Neither, in the morning, could I call to mind an atom of the thing, that I wanted so much to recollect; though I knew, that it was something very simple, and most easy, and such as I could manage at almost any moment—just the very thing, in fact which alone was needed, to restore my early powers, and perhaps to place them, in some measure, under my own command. After cudgelling my slow brain to no purpose, I resolved to take the bull by the horns, and do no less, than go, and see Professor Brachipod himself.

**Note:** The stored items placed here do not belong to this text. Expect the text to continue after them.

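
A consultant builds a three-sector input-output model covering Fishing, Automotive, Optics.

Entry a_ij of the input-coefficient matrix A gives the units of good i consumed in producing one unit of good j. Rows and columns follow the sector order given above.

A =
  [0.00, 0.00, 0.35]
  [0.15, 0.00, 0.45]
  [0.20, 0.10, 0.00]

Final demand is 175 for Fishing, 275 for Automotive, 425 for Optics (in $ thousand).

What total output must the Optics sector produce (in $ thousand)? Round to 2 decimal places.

I − A =
  [   1.00     0.00    -0.35]
  [  -0.15     1.00    -0.45]
  [  -0.20    -0.10     1.00]
Cofactors of I−A, C_ij = (−1)^(i+j)·(minor ij) (rows/columns in the sector order above):
  C_11 = (1.00)(1.00) − (-0.45)(-0.10) = 0.9550
  C_12 = −[(-0.15)(1.00) − (-0.45)(-0.20)] = 0.2400
  C_13 = (-0.15)(-0.10) − (1.00)(-0.20) = 0.2150
  C_21 = −[(0.00)(1.00) − (-0.35)(-0.10)] = 0.0350
  C_22 = (1.00)(1.00) − (-0.35)(-0.20) = 0.9300
  C_23 = −[(1.00)(-0.10) − (0.00)(-0.20)] = 0.1000
  C_31 = (0.00)(-0.45) − (-0.35)(1.00) = 0.3500
  C_32 = −[(1.00)(-0.45) − (-0.35)(-0.15)] = 0.5025
  C_33 = (1.00)(1.00) − (0.00)(-0.15) = 1.0000
det(I−A) = Σ_j (I−A)_1j·C_1j = (1.00)(0.9550) + (0.00)(0.2400) + (-0.35)(0.2150) = 0.87975
adj(I−A) = Cᵀ =
  [ 0.9550   0.0350   0.3500]
  [ 0.2400   0.9300   0.5025]
  [ 0.2150   0.1000   1.0000]
(I − A)⁻¹ = adj(I−A) / det(I−A) ≈
  [   1.0855     0.0398     0.3978]
  [   0.2728     1.0571     0.5712]
  [   0.2444     0.1137     1.1367]
x = (I − A)⁻¹ d = adj(I−A)·d / det(I−A), with det(I−A) = 0.87975:
  x_F = (0.9550·175 + 0.0350·275 + 0.3500·425) / 0.87975 = 325.50 / 0.87975 ≈ 369.99
  x_A = (0.2400·175 + 0.9300·275 + 0.5025·425) / 0.87975 = 511.3125 / 0.87975 ≈ 581.20
  x_O = (0.2150·175 + 0.1000·275 + 1.0000·425) / 0.87975 = 490.125 / 0.87975 ≈ 557.12

x_O = 557.12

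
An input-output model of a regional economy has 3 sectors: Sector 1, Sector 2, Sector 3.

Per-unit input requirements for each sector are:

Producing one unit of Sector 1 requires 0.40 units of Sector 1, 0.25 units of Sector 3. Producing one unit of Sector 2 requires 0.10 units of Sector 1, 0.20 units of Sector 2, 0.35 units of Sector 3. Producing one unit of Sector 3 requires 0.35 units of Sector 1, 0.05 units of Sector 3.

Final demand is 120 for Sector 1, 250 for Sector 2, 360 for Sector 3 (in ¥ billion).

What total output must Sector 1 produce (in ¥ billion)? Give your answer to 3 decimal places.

I − A =
  [   0.60    -0.10    -0.35]
  [   0.00     0.80     0.00]
  [  -0.25    -0.35     0.95]
Cofactors of I−A, C_ij = (−1)^(i+j)·(minor ij) (rows/columns in the sector order above):
  C_11 = (0.80)(0.95) − (0.00)(-0.35) = 0.7600
  C_12 = −[(0.00)(0.95) − (0.00)(-0.25)] = 0.0000
  C_13 = (0.00)(-0.35) − (0.80)(-0.25) = 0.2000
  C_21 = −[(-0.10)(0.95) − (-0.35)(-0.35)] = 0.2175
  C_22 = (0.60)(0.95) − (-0.35)(-0.25) = 0.4825
  C_23 = −[(0.60)(-0.35) − (-0.10)(-0.25)] = 0.2350
  C_31 = (-0.10)(0.00) − (-0.35)(0.80) = 0.2800
  C_32 = −[(0.60)(0.00) − (-0.35)(0.00)] = 0.0000
  C_33 = (0.60)(0.80) − (-0.10)(0.00) = 0.4800
det(I−A) = Σ_j (I−A)_1j·C_1j = (0.60)(0.7600) + (-0.10)(0.0000) + (-0.35)(0.2000) = 0.3860
adj(I−A) = Cᵀ =
  [ 0.7600   0.2175   0.2800]
  [ 0.0000   0.4825   0.0000]
  [ 0.2000   0.2350   0.4800]
(I − A)⁻¹ = adj(I−A) / det(I−A) ≈
  [   1.9689     0.5635     0.7254]
  [   0.0000     1.2500     0.0000]
  [   0.5181     0.6088     1.2435]
x = (I − A)⁻¹ d = adj(I−A)·d / det(I−A), with det(I−A) = 0.3860:
  x_1 = (0.7600·120 + 0.2175·250 + 0.2800·360) / 0.3860 = 246.375 / 0.3860 ≈ 638.277
  x_2 = (0.0000·120 + 0.4825·250 + 0.0000·360) / 0.3860 = 120.625 / 0.3860 = 312.500
  x_3 = (0.2000·120 + 0.2350·250 + 0.4800·360) / 0.3860 = 255.55 / 0.3860 ≈ 662.047

x_1 = 638.277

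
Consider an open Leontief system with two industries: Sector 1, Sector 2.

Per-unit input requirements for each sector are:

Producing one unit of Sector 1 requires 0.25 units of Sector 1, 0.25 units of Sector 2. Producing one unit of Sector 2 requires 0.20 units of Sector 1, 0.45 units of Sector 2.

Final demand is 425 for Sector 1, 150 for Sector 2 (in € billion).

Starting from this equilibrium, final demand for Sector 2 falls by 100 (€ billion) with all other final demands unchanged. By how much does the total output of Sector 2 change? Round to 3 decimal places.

Δx_2 = -206.897

I − A =
  [   0.75    -0.20]
  [  -0.25     0.55]
det(I−A) = (0.75)(0.55) − (-0.20)(-0.25) = 0.3625
adj(I−A) = [[0.55, 0.20], [0.25, 0.75]]
(I − A)⁻¹ = adj(I−A) / det(I−A) ≈
  [   1.5172     0.5517]
  [   0.6897     2.0690]
Δx = (I − A)⁻¹ Δd with Δd having -100 in the Sector 2 component and 0 elsewhere.
So Δx_2 = L_22 · (-100), where L_22 = adj(I−A)_22 / det(I−A) = 0.75 / 0.3625.
Δx_2 = 0.75 × (-100) / 0.3625 = -75.00 / 0.3625 ≈ -206.897.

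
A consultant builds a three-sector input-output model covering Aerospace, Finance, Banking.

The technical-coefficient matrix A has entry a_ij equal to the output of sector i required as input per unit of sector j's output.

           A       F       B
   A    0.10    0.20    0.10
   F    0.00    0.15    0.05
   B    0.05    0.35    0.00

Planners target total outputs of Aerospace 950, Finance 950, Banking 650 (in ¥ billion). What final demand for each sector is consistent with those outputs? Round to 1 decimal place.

I − A =
  [   0.90    -0.20    -0.10]
  [   0.00     0.85    -0.05]
  [  -0.05    -0.35     1.00]
d = (I − A) x:
  d_A = (+0.90)·950 + (-0.20)·950 + (-0.10)·650 = 600.0
  d_F = (+0.00)·950 + (+0.85)·950 + (-0.05)·650 = 775.0
  d_B = (-0.05)·950 + (-0.35)·950 + (+1.00)·650 = 270.0

d_A = 600.0, d_F = 775.0, d_B = 270.0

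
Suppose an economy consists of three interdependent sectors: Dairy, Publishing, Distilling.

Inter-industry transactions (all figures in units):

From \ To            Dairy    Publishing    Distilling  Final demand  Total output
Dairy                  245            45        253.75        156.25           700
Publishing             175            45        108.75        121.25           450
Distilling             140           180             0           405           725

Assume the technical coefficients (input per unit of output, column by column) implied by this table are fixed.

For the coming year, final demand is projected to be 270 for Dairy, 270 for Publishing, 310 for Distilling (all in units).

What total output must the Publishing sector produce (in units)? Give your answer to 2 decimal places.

Technical coefficients a_ij = z_ij / X_j:
  a_11 = 245/700 = 0.35, a_21 = 175/700 = 0.25, a_31 = 140/700 = 0.20
  a_12 = 45/450 = 0.10, a_22 = 45/450 = 0.10, a_32 = 180/450 = 0.40
  a_13 = 253.75/725 = 0.35, a_23 = 108.75/725 = 0.15, a_33 = 0/725 = 0.00
I − A =
  [   0.65    -0.10    -0.35]
  [  -0.25     0.90    -0.15]
  [  -0.20    -0.40     1.00]
Cofactors of I−A, C_ij = (−1)^(i+j)·(minor ij) (rows/columns in the sector order above):
  C_11 = (0.90)(1.00) − (-0.15)(-0.40) = 0.8400
  C_12 = −[(-0.25)(1.00) − (-0.15)(-0.20)] = 0.2800
  C_13 = (-0.25)(-0.40) − (0.90)(-0.20) = 0.2800
  C_21 = −[(-0.10)(1.00) − (-0.35)(-0.40)] = 0.2400
  C_22 = (0.65)(1.00) − (-0.35)(-0.20) = 0.5800
  C_23 = −[(0.65)(-0.40) − (-0.10)(-0.20)] = 0.2800
  C_31 = (-0.10)(-0.15) − (-0.35)(0.90) = 0.3300
  C_32 = −[(0.65)(-0.15) − (-0.35)(-0.25)] = 0.1850
  C_33 = (0.65)(0.90) − (-0.10)(-0.25) = 0.5600
det(I−A) = Σ_j (I−A)_1j·C_1j = (0.65)(0.8400) + (-0.10)(0.2800) + (-0.35)(0.2800) = 0.4200
adj(I−A) = Cᵀ =
  [ 0.8400   0.2400   0.3300]
  [ 0.2800   0.5800   0.1850]
  [ 0.2800   0.2800   0.5600]
(I − A)⁻¹ = adj(I−A) / det(I−A) ≈
  [   2.0000     0.5714     0.7857]
  [   0.6667     1.3810     0.4405]
  [   0.6667     0.6667     1.3333]
x = (I − A)⁻¹ d = adj(I−A)·d / det(I−A), with det(I−A) = 0.4200:
  x_1 = (0.8400·270 + 0.2400·270 + 0.3300·310) / 0.4200 = 393.90 / 0.4200 ≈ 937.86
  x_2 = (0.2800·270 + 0.5800·270 + 0.1850·310) / 0.4200 = 289.55 / 0.4200 ≈ 689.40
  x_3 = (0.2800·270 + 0.2800·270 + 0.5600·310) / 0.4200 = 324.80 / 0.4200 ≈ 773.33

x_2 = 689.40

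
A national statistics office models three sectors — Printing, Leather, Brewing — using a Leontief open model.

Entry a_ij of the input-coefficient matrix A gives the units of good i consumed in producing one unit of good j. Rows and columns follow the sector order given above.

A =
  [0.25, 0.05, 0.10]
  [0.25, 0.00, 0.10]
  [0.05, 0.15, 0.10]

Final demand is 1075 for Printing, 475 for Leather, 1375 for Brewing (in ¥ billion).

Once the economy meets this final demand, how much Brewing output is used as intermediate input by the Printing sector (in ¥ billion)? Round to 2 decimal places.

z_BP = 87.35

I − A =
  [   0.75    -0.05    -0.10]
  [  -0.25     1.00    -0.10]
  [  -0.05    -0.15     0.90]
Cofactors of I−A, C_ij = (−1)^(i+j)·(minor ij) (rows/columns in the sector order above):
  C_11 = (1.00)(0.90) − (-0.10)(-0.15) = 0.8850
  C_12 = −[(-0.25)(0.90) − (-0.10)(-0.05)] = 0.2300
  C_13 = (-0.25)(-0.15) − (1.00)(-0.05) = 0.0875
  C_21 = −[(-0.05)(0.90) − (-0.10)(-0.15)] = 0.0600
  C_22 = (0.75)(0.90) − (-0.10)(-0.05) = 0.6700
  C_23 = −[(0.75)(-0.15) − (-0.05)(-0.05)] = 0.1150
  C_31 = (-0.05)(-0.10) − (-0.10)(1.00) = 0.1050
  C_32 = −[(0.75)(-0.10) − (-0.10)(-0.25)] = 0.1000
  C_33 = (0.75)(1.00) − (-0.05)(-0.25) = 0.7375
det(I−A) = Σ_j (I−A)_1j·C_1j = (0.75)(0.8850) + (-0.05)(0.2300) + (-0.10)(0.0875) = 0.6435
adj(I−A) = Cᵀ =
  [ 0.8850   0.0600   0.1050]
  [ 0.2300   0.6700   0.1000]
  [ 0.0875   0.1150   0.7375]
(I − A)⁻¹ = adj(I−A) / det(I−A) ≈
  [   1.3753     0.0932     0.1632]
  [   0.3574     1.0412     0.1554]
  [   0.1360     0.1787     1.1461]
First solve x = (I − A)⁻¹ d = adj(I−A)·d / det(I−A); in particular x_P = (0.8850·1075 + 0.0600·475 + 0.1050·1375) / 0.6435 = 1124.25 / 0.6435 ≈ 1747.0862.
Intermediate flow from B to P: z_BP = a_BP · x_P = 0.05 × 1124.25 / 0.6435 = 56.2125 / 0.6435 ≈ 87.35.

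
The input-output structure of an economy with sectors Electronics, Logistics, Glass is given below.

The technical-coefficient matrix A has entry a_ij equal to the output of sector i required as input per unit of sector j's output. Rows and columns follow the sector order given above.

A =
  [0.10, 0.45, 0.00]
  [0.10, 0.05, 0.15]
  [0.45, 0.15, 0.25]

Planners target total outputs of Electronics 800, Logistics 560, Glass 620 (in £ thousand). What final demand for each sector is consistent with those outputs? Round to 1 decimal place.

d_E = 468.0, d_L = 359.0, d_G = 21.0

I − A =
  [   0.90    -0.45     0.00]
  [  -0.10     0.95    -0.15]
  [  -0.45    -0.15     0.75]
d = (I − A) x:
  d_E = (+0.90)·800 + (-0.45)·560 + (+0.00)·620 = 468.0
  d_L = (-0.10)·800 + (+0.95)·560 + (-0.15)·620 = 359.0
  d_G = (-0.45)·800 + (-0.15)·560 + (+0.75)·620 = 21.0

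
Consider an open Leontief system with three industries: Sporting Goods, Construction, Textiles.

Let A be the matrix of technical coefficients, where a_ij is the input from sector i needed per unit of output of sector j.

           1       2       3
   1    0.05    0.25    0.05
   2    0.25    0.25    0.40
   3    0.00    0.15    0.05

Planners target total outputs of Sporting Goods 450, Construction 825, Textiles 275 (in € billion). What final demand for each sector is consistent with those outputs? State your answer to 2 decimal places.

I − A =
  [   0.95    -0.25    -0.05]
  [  -0.25     0.75    -0.40]
  [   0.00    -0.15     0.95]
d = (I − A) x:
  d_1 = (+0.95)·450 + (-0.25)·825 + (-0.05)·275 = 207.50
  d_2 = (-0.25)·450 + (+0.75)·825 + (-0.40)·275 = 396.25
  d_3 = (+0.00)·450 + (-0.15)·825 + (+0.95)·275 = 137.50

d_1 = 207.50, d_2 = 396.25, d_3 = 137.50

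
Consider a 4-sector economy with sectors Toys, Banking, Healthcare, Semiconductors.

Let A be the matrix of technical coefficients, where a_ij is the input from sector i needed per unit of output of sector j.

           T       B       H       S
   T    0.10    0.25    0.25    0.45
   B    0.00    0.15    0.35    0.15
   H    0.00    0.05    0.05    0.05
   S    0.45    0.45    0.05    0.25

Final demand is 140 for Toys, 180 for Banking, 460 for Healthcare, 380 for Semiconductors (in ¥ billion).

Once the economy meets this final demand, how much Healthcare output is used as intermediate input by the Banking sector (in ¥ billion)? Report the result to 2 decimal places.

I − A =
  [   0.90    -0.25    -0.25    -0.45]
  [   0.00     0.85    -0.35    -0.15]
  [   0.00    -0.05     0.95    -0.05]
  [  -0.45    -0.45    -0.05     0.75]
Compute the cofactors C_ij = (−1)^(i+j)·(3×3 minor ij) of I−A; the adjugate is their transpose:
adj(I−A) = Cᵀ =
  [ 0.5180   0.3860   0.3000   0.4080]
  [ 0.0720   0.4410   0.1890   0.1440]
  [ 0.0225   0.0495   0.3240   0.0450]
  [ 0.3555   0.4995   0.3150   0.7110]
det(I−A) = Σ_j (I−A)_1j·C_1j = (0.90)(0.5180) + (-0.25)(0.0720) + (-0.25)(0.0225) + (-0.45)(0.3555) = 0.2826
(I − A)⁻¹ = adj(I−A) / det(I−A) ≈
  [   1.8330     1.3659     1.0616     1.4437]
  [   0.2548     1.5605     0.6688     0.5096]
  [   0.0796     0.1752     1.1465     0.1592]
  [   1.2580     1.7675     1.1146     2.5159]
First solve x = (I − A)⁻¹ d = adj(I−A)·d / det(I−A); in particular x_B = (0.0720·140 + 0.4410·180 + 0.1890·460 + 0.1440·380) / 0.2826 = 231.12 / 0.2826 ≈ 817.8344.
Intermediate flow from H to B: z_HB = a_HB · x_B = 0.05 × 231.12 / 0.2826 = 11.556 / 0.2826 ≈ 40.89.

z_HB = 40.89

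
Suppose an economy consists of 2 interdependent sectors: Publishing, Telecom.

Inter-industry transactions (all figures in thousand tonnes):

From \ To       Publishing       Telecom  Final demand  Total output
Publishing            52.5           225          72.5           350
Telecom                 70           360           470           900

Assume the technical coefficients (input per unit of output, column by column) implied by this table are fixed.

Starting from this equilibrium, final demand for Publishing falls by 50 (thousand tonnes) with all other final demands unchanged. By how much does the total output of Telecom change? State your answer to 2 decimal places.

Δx_2 = -21.74

Technical coefficients a_ij = z_ij / X_j:
  a_11 = 52.5/350 = 0.15, a_21 = 70/350 = 0.20
  a_12 = 225/900 = 0.25, a_22 = 360/900 = 0.40
I − A =
  [   0.85    -0.25]
  [  -0.20     0.60]
det(I−A) = (0.85)(0.60) − (-0.25)(-0.20) = 0.4600
adj(I−A) = [[0.60, 0.25], [0.20, 0.85]]
(I − A)⁻¹ = adj(I−A) / det(I−A) ≈
  [   1.3043     0.5435]
  [   0.4348     1.8478]
Δx = (I − A)⁻¹ Δd with Δd having -50 in the Publishing component and 0 elsewhere.
So Δx_2 = L_21 · (-50), where L_21 = adj(I−A)_21 / det(I−A) = 0.20 / 0.4600.
Δx_2 = 0.20 × (-50) / 0.4600 = -10.00 / 0.4600 ≈ -21.74.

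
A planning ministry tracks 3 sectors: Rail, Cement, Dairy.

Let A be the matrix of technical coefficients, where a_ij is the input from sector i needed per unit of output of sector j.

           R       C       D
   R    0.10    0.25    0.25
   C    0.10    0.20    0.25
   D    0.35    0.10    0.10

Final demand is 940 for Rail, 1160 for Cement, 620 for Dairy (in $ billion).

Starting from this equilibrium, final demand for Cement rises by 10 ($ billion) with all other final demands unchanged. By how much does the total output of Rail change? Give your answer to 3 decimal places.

Δx_R = 4.915

I − A =
  [   0.90    -0.25    -0.25]
  [  -0.10     0.80    -0.25]
  [  -0.35    -0.10     0.90]
Cofactors of I−A, C_ij = (−1)^(i+j)·(minor ij) (rows/columns in the sector order above):
  C_11 = (0.80)(0.90) − (-0.25)(-0.10) = 0.6950
  C_12 = −[(-0.10)(0.90) − (-0.25)(-0.35)] = 0.1775
  C_13 = (-0.10)(-0.10) − (0.80)(-0.35) = 0.2900
  C_21 = −[(-0.25)(0.90) − (-0.25)(-0.10)] = 0.2500
  C_22 = (0.90)(0.90) − (-0.25)(-0.35) = 0.7225
  C_23 = −[(0.90)(-0.10) − (-0.25)(-0.35)] = 0.1775
  C_31 = (-0.25)(-0.25) − (-0.25)(0.80) = 0.2625
  C_32 = −[(0.90)(-0.25) − (-0.25)(-0.10)] = 0.2500
  C_33 = (0.90)(0.80) − (-0.25)(-0.10) = 0.6950
det(I−A) = Σ_j (I−A)_1j·C_1j = (0.90)(0.6950) + (-0.25)(0.1775) + (-0.25)(0.2900) = 0.508625
adj(I−A) = Cᵀ =
  [ 0.6950   0.2500   0.2625]
  [ 0.1775   0.7225   0.2500]
  [ 0.2900   0.1775   0.6950]
(I − A)⁻¹ = adj(I−A) / det(I−A) ≈
  [   1.3664     0.4915     0.5161]
  [   0.3490     1.4205     0.4915]
  [   0.5702     0.3490     1.3664]
Δx = (I − A)⁻¹ Δd with Δd having +10 in the Cement component and 0 elsewhere.
So Δx_R = L_RC · (+10), where L_RC = adj(I−A)_RC / det(I−A) = 0.2500 / 0.508625.
Δx_R = 0.2500 × (+10) / 0.508625 = 2.50 / 0.508625 ≈ 4.915.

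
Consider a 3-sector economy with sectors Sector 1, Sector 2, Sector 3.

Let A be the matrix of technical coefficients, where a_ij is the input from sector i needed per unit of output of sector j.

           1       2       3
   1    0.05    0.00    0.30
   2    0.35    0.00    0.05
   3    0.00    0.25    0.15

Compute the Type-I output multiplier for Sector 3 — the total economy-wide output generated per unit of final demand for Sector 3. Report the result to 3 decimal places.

m_3 = 1.823

I − A =
  [   0.95     0.00    -0.30]
  [  -0.35     1.00    -0.05]
  [   0.00    -0.25     0.85]
Cofactors of I−A, C_ij = (−1)^(i+j)·(minor ij) (rows/columns in the sector order above):
  C_11 = (1.00)(0.85) − (-0.05)(-0.25) = 0.8375
  C_12 = −[(-0.35)(0.85) − (-0.05)(0.00)] = 0.2975
  C_13 = (-0.35)(-0.25) − (1.00)(0.00) = 0.0875
  C_21 = −[(0.00)(0.85) − (-0.30)(-0.25)] = 0.0750
  C_22 = (0.95)(0.85) − (-0.30)(0.00) = 0.8075
  C_23 = −[(0.95)(-0.25) − (0.00)(0.00)] = 0.2375
  C_31 = (0.00)(-0.05) − (-0.30)(1.00) = 0.3000
  C_32 = −[(0.95)(-0.05) − (-0.30)(-0.35)] = 0.1525
  C_33 = (0.95)(1.00) − (0.00)(-0.35) = 0.9500
det(I−A) = Σ_j (I−A)_1j·C_1j = (0.95)(0.8375) + (0.00)(0.2975) + (-0.30)(0.0875) = 0.769375
adj(I−A) = Cᵀ =
  [ 0.8375   0.0750   0.3000]
  [ 0.2975   0.8075   0.1525]
  [ 0.0875   0.2375   0.9500]
(I − A)⁻¹ = adj(I−A) / det(I−A) ≈
  [   1.0885     0.0975     0.3899]
  [   0.3867     1.0496     0.1982]
  [   0.1137     0.3087     1.2348]
The output multiplier for sector j is the column-j sum of the Leontief inverse (I − A)⁻¹ = adj(I−A) / det(I−A).
Column 3 of adj(I−A): (0.3000, 0.1525, 0.9500); det(I−A) = 0.769375.
m_3 = (0.3000 + 0.1525 + 0.9500) / 0.769375 = 1.4025 / 0.769375 ≈ 1.823.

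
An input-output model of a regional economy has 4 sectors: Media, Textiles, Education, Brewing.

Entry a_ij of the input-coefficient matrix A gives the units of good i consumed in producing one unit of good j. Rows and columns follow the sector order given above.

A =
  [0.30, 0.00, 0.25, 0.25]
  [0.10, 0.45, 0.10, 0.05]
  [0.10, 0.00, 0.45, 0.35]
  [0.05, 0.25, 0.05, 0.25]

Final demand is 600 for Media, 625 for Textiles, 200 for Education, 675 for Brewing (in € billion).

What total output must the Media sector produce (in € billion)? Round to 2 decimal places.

I − A =
  [   0.70     0.00    -0.25    -0.25]
  [  -0.10     0.55    -0.10    -0.05]
  [  -0.10     0.00     0.55    -0.35]
  [  -0.05    -0.25    -0.05     0.75]
Compute the cofactors C_ij = (−1)^(i+j)·(3×3 minor ij) of I−A; the adjugate is their transpose:
adj(I−A) = Cᵀ =
  [ 0.201625   0.056250   0.113125   0.123750]
  [ 0.050375   0.245250   0.073625   0.067500]
  [ 0.058375   0.067500   0.266875   0.148500]
  [ 0.034125   0.090000   0.049875   0.198000]
det(I−A) = Σ_j (I−A)_1j·C_1j = (0.70)(0.201625) + (0.00)(0.050375) + (-0.25)(0.058375) + (-0.25)(0.034125) = 0.1180125
(I − A)⁻¹ = adj(I−A) / det(I−A) ≈
  [   1.7085     0.4766     0.9586     1.0486]
  [   0.4269     2.0782     0.6239     0.5720]
  [   0.4947     0.5720     2.2614     1.2583]
  [   0.2892     0.7626     0.4226     1.6778]
x = (I − A)⁻¹ d = adj(I−A)·d / det(I−A), with det(I−A) = 0.1180125:
  x_M = (0.201625·600 + 0.056250·625 + 0.113125·200 + 0.123750·675) / 0.1180125 = 262.2875 / 0.1180125 ≈ 2222.54
  x_T = (0.050375·600 + 0.245250·625 + 0.073625·200 + 0.067500·675) / 0.1180125 = 243.79375 / 0.1180125 ≈ 2065.83
  x_E = (0.058375·600 + 0.067500·625 + 0.266875·200 + 0.148500·675) / 0.1180125 = 230.825 / 0.1180125 ≈ 1955.94
  x_B = (0.034125·600 + 0.090000·625 + 0.049875·200 + 0.198000·675) / 0.1180125 = 220.35 / 0.1180125 ≈ 1867.18

x_M = 2222.54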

On the brink of an enterprise so perilous, duty alike to my friends, and self, demanded all possible precaution. The first thing I did was to tell Uncle Bill—for I feared to let my mother know—whither he should send for my remains, if I did not come home by dinner-time. Also I took a most trusty friend, to walk up and down, on the opposite side of the street, and listen keenly for any squeal, at all like vivisection. Also, I had a great mind to buy an American revolver, but felt ashamed of such a relapse into savagedom, and was satisfied with a bit of English oak; such as my quickness of turn might avail with, against a robustness above my own. So with Grip at my heels, I rang the bell.
The Professor was at home, and in answer to my card, sent a nice young lady, of Brachipod race, to say that he was just in the crisis of a very important experiment, but would come to me in a few minutes, if I could kindly wait so long.